By Tae Kim
June 26, 2025
New Street analyst Pierre Ferragu is optimistic the hundreds of billions spent annually by large technologies companies for artificial-intelligence infrastructure will pay off for the industry.
The analyst estimates the top four major data center technology companies— Alphabet GOOGL -0.20%, Amazon AMZN +0.85%, META +0.37%, Microsoft MSFT -0.46% —will grow total capital expenditures to $1.7 trillion by 2035 from $253 billion last year.
He notes how Microsoft Azure and Taiwan Semiconductor Manufacturing’s early investments in cloud computing and chip equipment, respectively, were justified, leading to strong revenue growth in the subsequent years. Ferragu expects similar results for AI infrastructure.
“More capital put into the ground always eventually means more revenues to come at least in a good business,” Ferragu said in a note to clients Thursday. Investing in “more capex is normally a good thing, driving growth, increased productivity, and expanding margins.”
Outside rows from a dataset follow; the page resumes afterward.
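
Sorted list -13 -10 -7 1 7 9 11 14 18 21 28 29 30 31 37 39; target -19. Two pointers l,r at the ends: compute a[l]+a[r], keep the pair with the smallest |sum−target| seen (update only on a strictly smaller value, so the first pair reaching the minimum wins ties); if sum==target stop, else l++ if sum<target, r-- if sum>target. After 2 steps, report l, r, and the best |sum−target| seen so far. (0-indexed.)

l=0, r=13, best |Δ|=43

l=0 r=15: -13+39=26 d=45 *, r--
l=0 r=14: -13+37=24 d=43 *, r--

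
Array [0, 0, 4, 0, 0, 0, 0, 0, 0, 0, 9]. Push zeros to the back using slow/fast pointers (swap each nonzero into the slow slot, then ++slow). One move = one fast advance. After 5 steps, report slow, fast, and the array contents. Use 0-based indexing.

slow=0 fast=0: a[fast]=0, fast++
slow=0 fast=1: a[fast]=0, fast++
slow=0 fast=2: a[fast]=4≠0 swap→a[0]=4, slow++,fast++
slow=1 fast=3: a[fast]=0, fast++
slow=1 fast=4: a[fast]=0, fast++

slow=1, fast=5, a=[4, 0, 0, 0, 0, 0, 0, 0, 0, 0, 9]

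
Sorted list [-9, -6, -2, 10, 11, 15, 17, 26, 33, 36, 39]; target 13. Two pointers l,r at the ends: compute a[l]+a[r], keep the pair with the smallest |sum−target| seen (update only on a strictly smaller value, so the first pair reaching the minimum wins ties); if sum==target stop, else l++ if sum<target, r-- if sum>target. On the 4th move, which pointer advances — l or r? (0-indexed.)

r

l=0 r=10: -9+39=30 d=17 *, r--
l=0 r=9: -9+36=27 d=14 *, r--
l=0 r=8: -9+33=24 d=11 *, r--
l=0 r=7: -9+26=17 d=4 *, r--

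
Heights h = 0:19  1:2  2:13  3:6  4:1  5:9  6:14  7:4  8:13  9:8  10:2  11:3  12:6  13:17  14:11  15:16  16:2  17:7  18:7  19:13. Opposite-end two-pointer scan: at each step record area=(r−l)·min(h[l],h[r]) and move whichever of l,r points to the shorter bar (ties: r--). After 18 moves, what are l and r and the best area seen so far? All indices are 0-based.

[0,19] min(19,13)*19=247 best=247 * → r--
[0,18] min(19,7)*18=126 best=247 → r--
[0,17] min(19,7)*17=119 best=247 → r--
[0,16] min(19,2)*16=32 best=247 → r--
[0,15] min(19,16)*15=240 best=247 → r--
[0,14] min(19,11)*14=154 best=247 → r--
[0,13] min(19,17)*13=221 best=247 → r--
[0,12] min(19,6)*12=72 best=247 → r--
[0,11] min(19,3)*11=33 best=247 → r--
[0,10] min(19,2)*10=20 best=247 → r--
[0,9] min(19,8)*9=72 best=247 → r--
[0,8] min(19,13)*8=104 best=247 → r--
[0,7] min(19,4)*7=28 best=247 → r--
[0,6] min(19,14)*6=84 best=247 → r--
[0,5] min(19,9)*5=45 best=247 → r--
[0,4] min(19,1)*4=4 best=247 → r--
[0,3] min(19,6)*3=18 best=247 → r--
[0,2] min(19,13)*2=26 best=247 → r--

l=0, r=1, best area=247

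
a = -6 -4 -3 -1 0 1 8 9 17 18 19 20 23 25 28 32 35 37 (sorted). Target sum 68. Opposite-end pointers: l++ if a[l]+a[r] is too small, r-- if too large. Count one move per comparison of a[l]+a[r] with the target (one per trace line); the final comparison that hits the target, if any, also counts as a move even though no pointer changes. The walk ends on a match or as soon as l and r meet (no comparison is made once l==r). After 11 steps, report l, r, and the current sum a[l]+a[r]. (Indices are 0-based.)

l=11, r=17, sum=57

l=0 r=17: -6+37=31 <68, l++
l=1 r=17: -4+37=33 <68, l++
l=2 r=17: -3+37=34 <68, l++
l=3 r=17: -1+37=36 <68, l++
l=4 r=17: 0+37=37 <68, l++
l=5 r=17: 1+37=38 <68, l++
l=6 r=17: 8+37=45 <68, l++
l=7 r=17: 9+37=46 <68, l++
l=8 r=17: 17+37=54 <68, l++
l=9 r=17: 18+37=55 <68, l++
l=10 r=17: 19+37=56 <68, l++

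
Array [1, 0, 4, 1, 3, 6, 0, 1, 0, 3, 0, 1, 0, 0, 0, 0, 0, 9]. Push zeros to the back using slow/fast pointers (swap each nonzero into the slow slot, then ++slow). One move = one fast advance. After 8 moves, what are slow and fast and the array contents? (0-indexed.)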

Ferragu said AI is still in its early stages and has a lot of runway for growth. He cited how ChatGPT has 600 million users, according to his estimates, versus total internet users at 5.5 billion. The analyst also said the AI chatbot is used 18 minutes a day versus the 400 minutes of daily screen time. More gains are likely in the future.
“AI infrastructure demand is consistently exceeding available capacity,” he said. As AI computing comes down, new innovation and new applications will be invented similar to what happened with advent of the microprocessor, he added.
Nvidia NVDA +0.96% has been the largest beneficiary from the investment in AI infrastructure.